In granting authorization the Commission is concerned that it be understood that such authorization is granted pursuant to the statutory public benefit test contained in section 90(6) of the Trade Practices Act. This determination should not be taken as implying that the forms authorized by the Commission ideally deal in all cases with the many and quite often different problems involved in negotiations between parties or that the Commission suggests that the authorized forms give proper or desirable legal protection to any particular party. In the ultimate an evaluation of these aspects is for each party to determine for himself in the context of each specific negotiation. Neither does the fact that the particular forms before the Commission have received authorization mean that other forms, perhaps quite different in their legal effect, may not also receive authorization if they comply with the test in section 90(6) of the Trade Practices Act. As has been pointed out in this determination it is the applicant, not the Commission, which takes ultimate responsibility for drafting matters.

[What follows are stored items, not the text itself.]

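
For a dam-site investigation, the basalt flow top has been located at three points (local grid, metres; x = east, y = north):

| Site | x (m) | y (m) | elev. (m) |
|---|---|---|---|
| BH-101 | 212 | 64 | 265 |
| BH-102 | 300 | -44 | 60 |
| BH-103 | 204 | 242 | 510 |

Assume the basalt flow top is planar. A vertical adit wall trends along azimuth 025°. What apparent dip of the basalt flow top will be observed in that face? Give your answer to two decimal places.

Let the plane be z = a·x + b·y + c.
BH-102−BH-101: 88a − 108b = −205;  BH-103−BH-101: −8a + 178b = 245.
Solving gives a = −0.67770, b = 1.34595.
Unit vector along 025° is (sin 25°, cos 25°) = (0.4226, 0.9063).
Slope in that direction = a·(0.4226) + b·(0.9063) = 0.93343.
Apparent dip = arctan|0.93343| = 43.03° (true dip is 56.4°, so apparent ≤ true as expected).

43.03°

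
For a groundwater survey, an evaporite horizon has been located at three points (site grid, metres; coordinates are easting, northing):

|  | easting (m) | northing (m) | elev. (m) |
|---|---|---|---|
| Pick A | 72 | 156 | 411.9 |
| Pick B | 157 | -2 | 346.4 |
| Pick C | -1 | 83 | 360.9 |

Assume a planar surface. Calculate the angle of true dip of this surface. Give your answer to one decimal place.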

Further the Commission in this decision should not be taken as suggesting that parties should not, if they wish, utilize other forms in individual contracts or negotiate quite different individual conditions to suit specific fact situations '.

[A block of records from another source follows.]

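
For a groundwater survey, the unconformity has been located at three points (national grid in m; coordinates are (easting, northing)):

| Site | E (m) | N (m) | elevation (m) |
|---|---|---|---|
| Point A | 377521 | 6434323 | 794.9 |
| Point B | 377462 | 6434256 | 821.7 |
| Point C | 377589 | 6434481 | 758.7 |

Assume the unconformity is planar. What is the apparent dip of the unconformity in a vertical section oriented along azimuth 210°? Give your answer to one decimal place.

Two edge vectors: Point A→Point B = (-59, -67, 26.8), Point A→Point C = (68, 158, -36.2).
Normal n = (Point A→Point B) × (Point A→Point C) = (-1809, -313.4, -4766).
So ∂z/∂E = −n_x/n_z = −0.37956 and ∂z/∂N = −n_y/n_z = −0.06576.
Unit vector along 210° is (sin 210°, cos 210°) = (-0.5000, -0.8660).
Slope in that direction = a·(-0.5000) + b·(-0.8660) = 0.24673.
Apparent dip = arctan|0.24673| = 13.9° (true dip is 21.1°, so apparent ≤ true as expected).

13.9°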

(2)   I have been informed that the Director of the Victorian Ministry of Consumer Affairs, Mr Norman Geschke in an interview on a Melbourne ABC radio programme on 2 1 May 1979 said, with reference to standard form housing contracts prepared by the Master Builders' Association of Victoria and the Housing Industry Association (containing Scott v Avery clauses): "If I was building a house I would not sign either of these contracts at the moment. I would have that arbitration clause altered so that I had the choice of going to the Bureau, to the Small Claims Tribunal, or to a Court or to an Arbitrator; but that should be written into the clause . . . "

(3)   1 understand that the arbitration clause in a number of Master Builders' Association of Victoria standard forms of contract contains a contractual stipulation known as a Scott v Avery clause, whereby an award or other step in an arbitration is a condition of a cause of action or a defence.

(4)   I understand that in its Report on Commercial Arbitration (L.R.C.27, 1976) the Law Reform Commission of New South Wales recommended that legislation should be introduced to avoid the requirements of Scott v Avery clauses.

(   5 ) I refer to my answer to question ( 1 ) above.

(6)   I understand that the Commonwealth Banking Corporation, on the advice of its solicitors, has advised that the arbitration clause in the Commonwealth Savings Bank's form of building contract is not a Scott v Avery clause.

(7)   There is nothing in the Trade Practices Act which would enable the Minister to require the Commission to seek the amendment of this clause. I have been informed that the Commonwealth Savings Bank does not propose any amendment to the arbitration clause in its standard form of building contract.